The Conventional Wisdom
- Sophisticated observers are familiar with the liquidity effect, a short-run, immediate impact that affects both nominal and real (inflation-adjusted) rates, with an expansionary monetary policy lowering interest rates and vice versa.
- The liquidity effect will be offset by the income effect, as the lower interest rates associated with expansionary monetary policy encourage increased real investment and income, while the increased money stock simultaneously drives up the price level, driving real interest rates back to their previous level.
- The resulting long-run neutrality of money reflects the fact that, while an increase in the growth rate of money can initially lower both real and nominal rates, the effect is reversed as anticipated inflation drives up nominal rates, bringing real rates back to their previous level.
Duration and Magnitude of Impacts
- How long it takes the intermediate income effect to return real interest rates to their previous level remains an open question.
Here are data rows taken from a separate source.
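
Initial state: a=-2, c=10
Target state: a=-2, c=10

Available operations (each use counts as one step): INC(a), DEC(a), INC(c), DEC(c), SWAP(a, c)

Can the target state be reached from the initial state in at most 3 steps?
Yes

Path (0 steps): 0 steps (already at target)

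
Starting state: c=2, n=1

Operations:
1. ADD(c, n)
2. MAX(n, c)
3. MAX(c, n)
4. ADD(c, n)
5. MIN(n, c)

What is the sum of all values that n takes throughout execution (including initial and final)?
14

Values of n at each step:
Initial: n = 1
After step 1: n = 1
After step 2: n = 3
After step 3: n = 3
After step 4: n = 3
After step 5: n = 3
Sum = 1 + 1 + 3 + 3 + 3 + 3 = 14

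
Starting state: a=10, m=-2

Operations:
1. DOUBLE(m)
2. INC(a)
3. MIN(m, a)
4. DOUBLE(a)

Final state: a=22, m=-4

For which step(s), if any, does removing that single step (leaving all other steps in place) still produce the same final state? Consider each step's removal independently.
Step(s) 3

Testing removal of each single step:
Without step 1: final = a=22, m=-2 (different)
Without step 2: final = a=20, m=-4 (different)
Without step 3: final = a=22, m=-4 (same)
Without step 4: final = a=11, m=-4 (different)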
But the speed at which markets price inflation into nominal interest rates suggests that real rates cannot remain far from equilibrium levels for very long.
- The magnitude of the liquidity effect’s impact on rates casts even greater doubt on the ability of central banks to control interest rates. The Fed could more accurately be described as a “price taker” in US and global credit markets, with the Fed’s relatively small balance sheet being unlikely to greatly influence market rates.
- This effect could be augmented by the degree of segmentation in credit markets. The greater the segmentation, the greater the Fed’s ability to exert some influence on targeted rates, although any wider impact on the economy will thereby be dwarfed.
- On the other hand, if credit markets are not significantly segmented, the liquidity effect on interest rates overall cannot be very large.
Empirical and Historical Evidence
It is not clear whether the Fed even temporarily moves short-term rates or whether it simply follows the market.
- For example, from January 2002 to January 2004, the fall in Treasury bill yields consistently preceded the fall in the Federal Funds target rate.
- Another case is the common belief that interest rates were low in the early-to-mid 2000s because of then Federal Reserve Chairman Alan Greenspan’s expansionary monetary policies. In fact, a variety of measures actually showed a slowdown in growth during this period. Moreover, the declining increases in these measures were dwarfed by inflows of savings from abroad, which were likely a better explanation for low interest rates.
In a globalized world of open economies, the tight, sustained control of central banks over real interest rates is a mirage. Although central banks remain players in the loan market, important enough that they can push short-term rates up or down slightly, it is the market that ultimately determines real interest rates.